A charitable trust can serve as a strategic estate planning tool and a way to support causes that are important to you.
In Michigan, all charitable trusts fall into two major categories.
Charitable lead trust
In this type, the trust is set up to distribute your assets to a charitable organization, which receives the initial proceeds from these assets.
After you pass, or after a specified number of years, the remaining proceeds in the trust are distributed to your other beneficiaries.
If you make regular gifts to a charity, this type of trust can offer an alternative way to support that charity while getting the other benefits that a trust provides.
Charitable remainder trust
This type of trust works in reverse. It is set up so that you or your non-charitable beneficiaries receive the initial proceeds from the sale of the assets in the trust.

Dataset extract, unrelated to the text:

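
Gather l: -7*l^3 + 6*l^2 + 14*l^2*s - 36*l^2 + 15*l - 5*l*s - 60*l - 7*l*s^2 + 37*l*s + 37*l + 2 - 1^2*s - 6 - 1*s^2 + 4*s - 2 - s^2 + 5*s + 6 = -7*l^3 + l^2*(14*s - 30) + l*(-7*s^2 + 32*s - 8) - 2*s^2 + 8*s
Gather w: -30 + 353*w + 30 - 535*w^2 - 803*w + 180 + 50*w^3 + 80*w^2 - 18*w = 50*w^3 - 455*w^2 - 468*w + 180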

After you pass, or after a specified number of years, the remaining proceeds in the trust are distributed to the charity.
A charitable remainder trust may be a good option if you have non-income-producing assets (such as investments or real estate). By placing these in a charitable trust to be sold, it allows you to receive annual payments from the proceeds without paying capital gains taxes on this sale.
Other key considerations for a charitable trust
Not just for the wealthy: Any family can benefit from this type of estate planning strategy.
Types of charities: To be eligible as a beneficiary, the charity must be recognized by the IRS as a tax-exempt, 501(c)(3) organization.
Tax advantages: The specific tax benefits will depend on several factors, including whether you are setting up a charitable lead or remainder trust. However, both types allow you to earn a charitable tax deduction during your lifetime, reduce the size of your estate and lower estate taxes.
Asset protection and avoiding probate: Placing assets within any type of trust effectively removes these from your estate. This offers two large advantages – it protects these assets from creditors and automatically allows these assets to bypass probate court.
Irrevocable: You cannot change the trust to remove assets after it’s established. For this reason, you should consider whether you’ll need these assets in the future before placing them in a trust.
Flexibility: While you cannot alter the assets that are included in the trust, you can structure the trust so that it allows you to choose your charity or charities later.
Alternatives: Many local community foundations – such as the Community Foundation of St. Clair County or other charitable organizations – allow for donor-advised funds that might be a more cost-effective method to charitable giving than a charitable trust. They are also often good resources for potential donors to discuss charitable giving.
Supporting a charity whose work will outlive you is one way you can ensure that you’re passing on your values. In addition, this can set an example for your family and other loved ones, encouraging them to do the same and establishing a legacy of giving.